Hello,
I am a proud user of Veeam since version 5, and after reading many posts by our dear Gostev I would like to know if anyone has tried to install on file servers the RACCINE project :
We register a debugger for vssadmin.exe (and wmic.exe), which is our compiled raccine.exe. Raccine is a binary, that first collects all PIDs of the parent processes and then tries to kill all parent processes.
It seems very interesting, and even if it is not directly Veeam related, I think it is in the same spirit as having good backups...
So if someone has tested a veeam backup of a Windows server equiped with Raccine, please give us a feedback!
It's an interesting project, but I've usually advised my clients against using disk shadow backups in conjunction with image level backups. I see it as just a waste of space in most cases, and especially with Veeam, the file level restores are pretty fast and further more are easier to delegate to non-privileged users.

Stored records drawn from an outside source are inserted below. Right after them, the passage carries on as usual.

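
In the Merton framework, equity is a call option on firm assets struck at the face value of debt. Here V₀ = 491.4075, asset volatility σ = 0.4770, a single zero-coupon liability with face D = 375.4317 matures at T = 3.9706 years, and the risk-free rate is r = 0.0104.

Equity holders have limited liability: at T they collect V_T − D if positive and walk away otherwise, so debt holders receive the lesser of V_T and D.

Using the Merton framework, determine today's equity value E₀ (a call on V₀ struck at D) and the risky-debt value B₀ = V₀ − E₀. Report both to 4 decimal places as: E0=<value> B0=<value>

E0=228.7245 B0=262.6830

With assets at 491.4075 and a single debt payment of 375.4317 at 3.9706 years:
d₁ = [ln(V₀/D) + (r + σ²/2)T] / (σ√T)
   = [ln(491.4075/375.4317) + (0.0104 + 0.5·0.4770²)·3.9706] / (0.4770·√3.9706)
   = [0.269197 + 0.493008] / 0.950488 = 0.801909
d₂ = d₁ − σ√T = 0.801909 − 0.950488 = -0.148578
N(d₁) = 0.788697,  N(d₂) = 0.440943,  e^(−rT) = 0.959547
E₀ = V₀·N(d₁) − D·e^(−rT)·N(d₂)
   = 491.4075·0.788697 − 375.4317·0.959547·0.440943 = 228.724500
B₀ = V₀ − E₀ = 491.4075 − 228.724500 = 262.683000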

But if you're using them, probably it's fine? I suppose this is for non-volatile disk shadows and that it ignores those set with the volatile flag (which I think backup apps like Veeam use?)
Thank you for taking time to answer. I have quite a few clients adding on top of veeam backups hourly volume snapshots, it does not cost much ressource nor space.
I'm interested in putting any countermeasures available (waiting eagerly for immutable backups on XFS) and it seemed like a good solution.... but as I don't have a lab handy, I'm not sure the fact of blocking vssadmin snapshots that could be used by veeam application aware snapshots (maybe?)
You won't be able to run commands that use the blacklisted commands on a raccinated machine anymore until your apply the uninstall patch raccine-reg-patch-uninstall.reg. This could break various backup solutions that run that specific command during their work. It will not only block that request but kills all processes in that tree including the backup solution and its invoking process.
If you have a solid security monitoring that logs all process executions, you could check your logs to see if vssadmin.exe delete shadows or vssadmin.exe resize shadowstorage ... is frequently or sporadically used for legitimate purposes in which case you should refrain from using Raccine.
If someone tests I'll be thankful for having my mind set in the incuity of Raccine on Veeam's backups.